When encryption is also authentication...

Graham Lally scribe at exmosis.net
Wed May 29 09:40:26 PDT 2002


Mike Rosing wrote:
 > If digital crypto, signatures or e-cash are going to get into mass appeal,
 > then their operations will be "magic" to the majority.  And it all has to
 > work, to 1 part in 10^8th or better, without user comprehension.
 >
> It may well take "user intervention" to create a signature, but they
> shouldn't have to know what they are doing.

Agreed, the mechanics of a system are unimportant from a user's point of view, 
so long as it works and they can work it. What magic crypto should strive for, 
though, is an understanding in users of the effects its presence promotes, and 
the ramifications involved when it is lacking.

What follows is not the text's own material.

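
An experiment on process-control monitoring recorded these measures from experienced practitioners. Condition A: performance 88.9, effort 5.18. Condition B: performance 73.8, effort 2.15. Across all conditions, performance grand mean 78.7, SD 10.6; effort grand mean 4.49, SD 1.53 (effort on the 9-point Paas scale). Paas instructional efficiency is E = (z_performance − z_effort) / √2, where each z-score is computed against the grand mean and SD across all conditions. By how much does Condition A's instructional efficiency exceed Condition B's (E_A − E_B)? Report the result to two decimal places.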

SSL for commerce is readily in place without batting an eyelid these days. 
However, I'd be interested to know just how many users out there would enter 
their card details on an unprotected site, despite the unclosed padlocks and the 
alert boxes. Have security fears and paranoia been abated by widespread crypto 
to the point whereby users will happily transmit private data, whether encrypted 
or nay, just because they *perceive* the threat to now be minimal? Now that the 
media has grown tired of yet-another-credit-card-hack story?

Pointers to any evidence/research into this much appreciated... ta.